Pompeo Ghitti (1631-1703 or 1704) was an Italian painter of the Baroque period, active mainly in and in towns surrounding Brescia.

==Biography==
He was born in the village of Marone on the shores of Lake Iseo, near Brescia. He was a pupil of the painters Ottavio Amigoni and Angelo Everardi, and then of Giovanni Battista Discepoli. Ghitti contributed to the extensive fresco series in the Brescian church of Santo Corpo di Cristo (or del Corpus Domini, now called Santo Cristo). He painted two altarpieces, the Last Supper (1681, 2nd chapel to left) and Glory of St. Carlo Borromeo with the saints Stephen Martyr, Francis of Assisi, Anthony of Padua, & Rocco (1668, 2nd chapel right) for the parochial church of Santa Maria Assunta in Ghedi. He painted the main altarpiece with a St. Carlo Borromeo praying to Virgin with insertion of an image of the Trinity by Pietro Scalvini for the brothers of the :it:Confraternita della Santissima Trinità dei pellegrini's church in Brescia. The Confraternity's church, the Santissima Trinità dei Pellegrini, is now a theatre, called the Teatro San Carlino.

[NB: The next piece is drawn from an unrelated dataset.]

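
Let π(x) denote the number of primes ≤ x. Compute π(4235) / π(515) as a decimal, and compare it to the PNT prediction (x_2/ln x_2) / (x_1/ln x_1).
π(4235)/π(515) = 580/97 ≈ 5.9794;  PNT prediction ≈ 6.1486.

π(515) = 97 and π(4235) = 580, so π(4235)/π(515) ≈ 5.9794. The PNT-predicted ratio is (4235/ln(4235)) / (515/ln(515)) ≈ 6.1486. The two agree to within a few percent, as expected.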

In the castle overlooking the town of Cazzago San Martino, in the salone delle adunanze, the decoration includes landscapes by the painter Sorisene with figures by Pompeo Ghitti (1669). The counterfacade of the Brescian church of S. Maria in Calchera is painted by Ghitti, and depicts a miracle of Bernardino da Feltre. Ghitti also painted frescoes in the Church of Santa Maria degli Angeli in Gardone Val Trompia (Basilica di Santa Maria degli Angeli).

Among his pupils were Pietro Avogadro and Giovanni Antonio Capello.